In the days following the fight Alex was often on the brink of telling Sahra about what had happened but always, at the last moment, he restrained himself. It was difficult to keep things from her. Partly because she was so open herself, but mainly because, for the first time in his life, Alex found that he had formed a close friendship with the woman he was going out with. In the past the women he had been involved with had never been his friends: almost, sometimes, never quite. He had liked his girlfriends, loved them, but eventually their romantic involvement had always curtailed or overridden the relationship’s potential for friendship. This simple, apparently common experience of being friends with his girlfriend was entirely new to him, so new that, for a time, he was not even aware of it, or at least was aware of it only in terms of unexpected compatibilities, a system of reckoning which actually plays no part in friendship.
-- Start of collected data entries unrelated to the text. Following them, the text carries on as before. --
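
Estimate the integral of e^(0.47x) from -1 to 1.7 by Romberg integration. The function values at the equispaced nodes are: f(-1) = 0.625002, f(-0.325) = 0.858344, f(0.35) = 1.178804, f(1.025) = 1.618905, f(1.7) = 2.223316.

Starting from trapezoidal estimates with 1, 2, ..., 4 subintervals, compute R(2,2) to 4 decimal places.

R(0,0) (trapezoid, 1 panel, h=2.7000): 3.845229
R(1,0) (trapezoid, 2 panels, h=1.3500): 3.514000
R(2,0) (trapezoid, 4 panels, h=0.6750): 3.429143
R(1,1) = 3.514000 + (3.514000 − 3.845229)/3 = 3.403590
R(2,1) = 3.429143 + (3.429143 − 3.514000)/3 = 3.400857
R(2,2) = 3.400857 + (3.400857 − 3.403590)/15 = 3.400675

3.4007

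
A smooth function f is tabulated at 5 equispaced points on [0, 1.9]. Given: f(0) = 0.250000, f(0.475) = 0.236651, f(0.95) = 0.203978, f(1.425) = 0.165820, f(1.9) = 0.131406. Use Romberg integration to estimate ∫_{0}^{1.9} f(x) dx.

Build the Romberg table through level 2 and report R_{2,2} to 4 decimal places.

0.3799

R_{0,0} (trapezoid, 1 panel, h=1.9000): 0.362336
R_{1,0} (trapezoid, 2 panels, h=0.9500): 0.374947
R_{2,0} (trapezoid, 4 panels, h=0.4750): 0.378647
R_{1,1} = 0.374947 + (0.374947 − 0.362336)/3 = 0.379151
R_{2,1} = 0.378647 + (0.378647 − 0.374947)/3 = 0.379880
R_{2,2} = 0.379880 + (0.379880 − 0.379151)/15 = 0.379929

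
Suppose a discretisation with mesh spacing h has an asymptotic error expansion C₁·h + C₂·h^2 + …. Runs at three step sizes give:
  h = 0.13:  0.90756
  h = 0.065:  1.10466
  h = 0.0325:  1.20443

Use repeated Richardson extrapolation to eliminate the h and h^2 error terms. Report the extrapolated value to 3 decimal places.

First eliminate the h term (factor 2^1 = 2):
  B₁ = (2·1.10466 − 0.90756)/1 = 1.30176
  B₂ = (2·1.20443 − 1.10466)/1 = 1.30420
Then eliminate the h^2 term (factor 2^2 = 4):
  (4·1.30420 − 1.30176)/3 = 1.30501

1.305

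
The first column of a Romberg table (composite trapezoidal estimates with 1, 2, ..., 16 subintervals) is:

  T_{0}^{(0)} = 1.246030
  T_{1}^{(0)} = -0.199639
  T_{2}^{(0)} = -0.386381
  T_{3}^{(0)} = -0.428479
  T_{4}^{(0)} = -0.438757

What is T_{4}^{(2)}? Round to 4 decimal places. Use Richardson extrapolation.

-0.4422

Richardson extrapolation on the trapezoidal column (denominator 4−1=3):
T_{3}^{(1)} = -0.428479 + (-0.428479 − (-0.386381))/3 = -0.442512
T_{4}^{(1)} = -0.438757 + (-0.438757 − (-0.428479))/3 = -0.442183
T_{4}^{(2)} = (16·(-0.442183) − (-0.442512)) / 15 = -0.442161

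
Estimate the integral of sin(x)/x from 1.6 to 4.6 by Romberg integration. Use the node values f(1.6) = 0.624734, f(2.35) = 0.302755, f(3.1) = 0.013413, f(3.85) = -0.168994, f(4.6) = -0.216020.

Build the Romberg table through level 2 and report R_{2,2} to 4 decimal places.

R_{0,0} (trapezoid, 1 panel, h=3.0000): 0.613071
R_{1,0} (trapezoid, 2 panels, h=1.5000): 0.326655
R_{2,0} (trapezoid, 4 panels, h=0.7500): 0.263648
R_{1,1} = 0.326655 + (0.326655 − 0.613071)/3 = 0.231183
R_{2,1} = 0.263648 + (0.263648 − 0.326655)/3 = 0.242646
R_{2,2} = 0.242646 + (0.242646 − 0.231183)/15 = 0.243410

0.2434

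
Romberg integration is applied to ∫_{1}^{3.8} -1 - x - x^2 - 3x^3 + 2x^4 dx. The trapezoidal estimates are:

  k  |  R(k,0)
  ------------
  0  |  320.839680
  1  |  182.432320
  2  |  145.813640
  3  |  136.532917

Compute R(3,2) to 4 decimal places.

Richardson extrapolation on the trapezoidal column (denominator 4−1=3):
R(2,1) = (4·145.813640 − 182.432320) / 3 = 133.607413
R(3,1) = (4·136.532917 − 145.813640) / 3 = 133.439343
R(3,2) = 133.439343 + (133.439343 − 133.607413)/15 = 133.428138

133.4281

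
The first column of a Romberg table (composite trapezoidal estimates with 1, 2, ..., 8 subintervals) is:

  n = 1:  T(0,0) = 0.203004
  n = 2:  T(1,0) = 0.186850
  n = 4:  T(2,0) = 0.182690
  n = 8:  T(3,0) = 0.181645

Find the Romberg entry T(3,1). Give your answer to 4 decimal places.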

She was the only woman he had ever met who, exactly like him, preferred to leave restaurants as soon as she had finished eating. They asked for the bill while they were still chewing and, ideally, left while still swallowing. In terms of the cinema they shared the same middle of the road — more accurately middle of the auditorium — taste. Going to the cinema with Luke was always something of a strain — a neck strain — for Alex because Luke insisted on sitting at the front with the screen looming over them. Alex liked to sit slap bang in the middle of the middle; Sahra was neurotically obsessed with doing so. Invariably these perfect seats were already occupied and they often had to sample four or five pairs of seats before selecting the ones — usually those they had originally opted for — that offered an acceptably compromised combination of centrality, unobstructed visibility and leg room. They also discovered that they were great cinema-leavers. Ten minutes, half an hour or an hour into a film, Sahra would gesture with her thumb towards the exit and they would be up and out. On one occasion they were within minutes of the end of a film when Alex turned towards her, moved one arm over the other and, without any hesitation, they gathered their things together and stumbled out of the darkness. There was never any disagreement: they always wanted to leave at the same time.

It wasn’t simply a question of compatibility. Even their divergences and disagreements were a source of harmony. On the subject of Luke, for example. Sahra thought he was funny, clever, good company. . What she found hard to take was Alex’s ‘need to idolise him, to make him into something more than he is’.

They were lying in bed, tipsy, after a dinner at Nicole’s.

‘I don’t idolize him.’

‘You do. It’s not enough for you to be friends with him. You have to look up to him. And to do that you have to make him into something he’s not. Which means, weirdly, that you’re not doing justice to him.’

‘I don’t idolise him but I do see him as—’

‘What about what you don’t see him as?’

‘What don’t I see him as?’

‘Look, I love them to death too, both of them. Luke is terrific. But I can also see that he’s a complete waster. You don’t notice it because he’s so thin but in many ways he’s just greedy. A consumer. He doesn’t really have emotions. Just appetites. At the moment he’s happy as a sandboy because there’s so much still to gobble down. But what’s he going to be like when he’s tried it all, when there’s nothing left to gobble, or when he gets fed up gobbling?’